A mysterious “gravity hole” in the Indian Ocean has puzzled geologists for years, as it represents a spot where Earth’s gravitational pull is weaker than usual, leading to a sea level dip of over 328 feet (100 meters). Now, researchers from the Indian Institute of Science in Bengaluru, India, claim to have uncovered a plausible explanation for its formation.
Using supercomputers, the team simulated the possible origins of this anomaly, dating back as far as 140 million years. Their findings, published in the journal Geophysical Research Letters, center around an ancient ocean that no longer exists.
While people often think of Earth as a perfect sphere, it is far from it. According to Attreyee Ghosh, a geophysicist and associate professor at the Centre for Earth Sciences of the Indian Institute of Science, Earth is more like an “ellipsoid” due to its uneven density. This non-uniformity in density affects Earth’s surface and gravity, resulting in what is called a “geoid” — the water level on the planet’s surface.
The “gravity hole” in the Indian Ocean, known officially as the Indian Ocean geoid low, is the lowest point in this geoid and the largest gravitational anomaly of its kind. It was first discovered in 1948 by Dutch geophysicist Felix Andries Vening Meinesz during a gravity survey from a ship.
To shed light on its origin, Ghosh and her team used computer models to go back 140 million years and analyze various scenarios, taking into account shifting tectonic plates and the behavior of magma in the mantle — the layer between Earth’s core and crust. In six out of 19 simulations, they found a geoid low similar to the one observed in the Indian Ocean.
The key factor in these simulations was the presence of magma plumes around the geoid low, along with the mantle structure nearby. These plumes, arising from the disappearance of an ancient ocean when India’s landmass shifted and collided with Asia millions of years ago, seem to be responsible for the formation of the “gravity hole.”

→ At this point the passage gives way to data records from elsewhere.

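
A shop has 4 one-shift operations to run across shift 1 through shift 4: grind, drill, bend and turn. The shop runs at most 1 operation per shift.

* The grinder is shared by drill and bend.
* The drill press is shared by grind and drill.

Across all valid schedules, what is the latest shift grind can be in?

grind at shift 4 is achievable: turn -> shift 3, bend -> shift 2, grind -> shift 4, drill -> shift 1.

shift 4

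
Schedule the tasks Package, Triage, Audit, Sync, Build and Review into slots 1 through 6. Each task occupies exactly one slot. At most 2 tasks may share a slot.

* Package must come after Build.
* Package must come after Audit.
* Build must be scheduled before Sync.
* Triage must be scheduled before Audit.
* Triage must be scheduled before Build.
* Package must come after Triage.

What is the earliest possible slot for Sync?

Precedence pushes Sync to at least 3.
Sync at 3 is achievable: Build -> 2, Package -> 3, Sync -> 3, Review -> 1, Audit -> 2, Triage -> 1.

3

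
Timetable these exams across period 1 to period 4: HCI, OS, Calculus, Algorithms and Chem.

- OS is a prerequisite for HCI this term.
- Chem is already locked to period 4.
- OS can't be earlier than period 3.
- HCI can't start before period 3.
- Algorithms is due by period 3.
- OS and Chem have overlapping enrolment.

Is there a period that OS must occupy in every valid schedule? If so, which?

period 3

OS's window is period 3–period 4.
Chem is fixed at period 4, and OS can't share a period with Chem.
So OS must be period 3.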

Ghosh clarified that India was once located differently, with an ocean separating the Indian plate from Asia. As India moved northward, the ocean vanished, and the gap between India and Asia closed. The oceanic plate’s descent into the mantle may have triggered the formation of magma plumes, bringing low-density material closer to the Earth’s surface.
According to the team’s calculations, the geoid low formed around 20 million years ago. Whether it will disappear or shift away depends on the movements of these mass anomalies in the Earth over time. It could persist for an extended period or vanish in hundreds of millions of years.
The research has been deemed interesting and encourages further investigations by experts like Professor Huw Davies from Cardiff University and Professor Alessandro Forte from the University of Florida. However, Forte pointed out some flaws in the study, including the failure to reproduce a powerful mantle dynamic plume that erupted 65 million years ago and mismatches between the computer simulation and the actual geoid. Despite these challenges, Ghosh and her team remain confident in their overall explanation for the “gravity hole” in the Indian Ocean.